Sherlocked – the humiliation of Irene Adler
It is hardly news that Steven Moffat, lead writer on Doctor Who, co-creator of the critically acclaimed Sherlock, has a tendency to fail a bit when it comes to talking about women. This quote is quite gloriously awful, with its double whammy of being misogynistic itself and implying that misandry is a serious problem in “civilised” countries. Smooth. A wonderful blog post here discusses the representation of women in Series 1 of Sherlock.
Despite that, and the fact that I have felt uncomfortable with his writing of female characters in both Doctor Who and in Sherlock, I love both shows. And I naively hoped that last night’s episode of Sherlock, A Scandal in Belgravia, would perhaps redeem him a bit in my eyes. Irene Adler, in the stories by Conan Doyle, was one of the few characters ever to get the better of Holmes. She was an opera singer, witty, with “the mind of the most resolute of men” according to the King who brings the case to Holmes in the story.
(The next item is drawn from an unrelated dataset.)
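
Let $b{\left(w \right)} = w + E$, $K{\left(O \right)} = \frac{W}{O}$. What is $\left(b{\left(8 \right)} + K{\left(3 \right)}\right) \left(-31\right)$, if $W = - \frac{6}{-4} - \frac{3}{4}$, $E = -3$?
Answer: $- \frac{651}{4} \approx -162.75$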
She outwits him, the way in which she gains his respect.
In Sherlock, she is turned into a sex worker who is humiliated and brought down by Sherlock, and betrayed by her emotions. (Note: I am not intending to demean sex workers at all; my issue is with the fact that Moffat could apparently only conceive of a woman’s strength and power being conveyed sexually.) This episode of Sherlock upset not me not just in its portrayal of Adler as a woman, but with the dismissal of other women, and also the way Irene’s sexuality is explored. Or not explored, rather.
Irene in Sherlock is portrayed as a high-end dominatrix, engaged in the kind of “classy” sex work which exists in male-fantasies: it can be pointed at to show that some women like being sex workers; it’s fine, really. It’s their choice. Being a dominatrix is also, in Sherlock, the way women can apparently exercise power; there are no female politicians, just girlfriends (interchangeable in the eyes of Sherlock and Watson), mother figures (Mrs. Hudson), and whores. This is the female role. There is also Molly, of course. Constantly humiliated by Sherlock, she is shown as being needy and desperate. We don’t sympathise with Sherlock’s actions, it’s true, but we’re invited to pity Molly, not empathise. Like Irene, her emotions are shown as robbing her of her dignity. Every woman in last night’s episode of Sherlock was humiliated in some way. John’s girlfriend was treated as being a generic accessory by both Sherlock and John; this may have been to show the nature of Sherlock and John’s relationship, but the way neither of them respected the woman enough to remember details about her was presented as amusing. It is no defence of the show to say that it is just a portrayal of a misogynistic character, Sherlock; apart from the way he treats women, they are cast constantly in roles which humiliate them, need them to be rescued, or fetishise them (the Orientalism in the last series a case in point.) Mrs. Hudson is better written, but she is still a mother figure, taking care of boys who never seem to grow up.
A defence given on twitter when I raised these issues was that Sherlock humiliates everyone, no exception. The problem is that the humiliation of women in the series is highly gender specific. Molly is humiliated for her attempts to be attractive; Sherlock displays a hard, cold version of the male gaze, criticising her mouth, her breasts, her lipstick. Irene is humiliated because she fell prey to emotions; quite often presented as the “weakness” of women. In the last series, a female police officer was humiliated publicly by Sherlock because she’d had sex with a fellow male police officer. These aren’t generic humiliations; women are made to feel ashamed for “feminine” actions or character traits.
I was no more impressed by the portrayal of Irene’s sexuality. It was ambiguous; she described herself as gay, but was attracted to Sherlock and was recorded as having affairs with men and women. Either way, I was unhappy. If she was indeed supposed to be a lesbian, quite apart from the disappointing fact that she was another TV lesbian who was clearly designed to appeal to the male gaze, the fact that she fell for a man throughout the episode was pretty much a male fantasy come to life. If she was intended to be bi or pan-sexual, she handily fell into the old “bisexuals are sluts” cliche, in an extremely literal way. Her sexuality seemed to be a pasted on character trait to make her more sexy, more appealing. As with many portrayals of female sexuality in the media, she seemed less to experience sex, but perform it. She came across as a straight man’s fantasy of a lesbian or bisexual sex worker. What better than a femme looking, conventionally attractive woman, who might be up for a threesome?
The ending of the episode was so awful it barely needs criticising again. The sexually active and controlling Irene faces execution in a Middle Eastern country; she cries. (Those silly women with their emotions again). She’d be killed, were it not for Sherlock saving her life at the last minute. The archetype of the lying seductress, the Delilah, is transformed instead into the damsel in distress. Nice work, Moffat.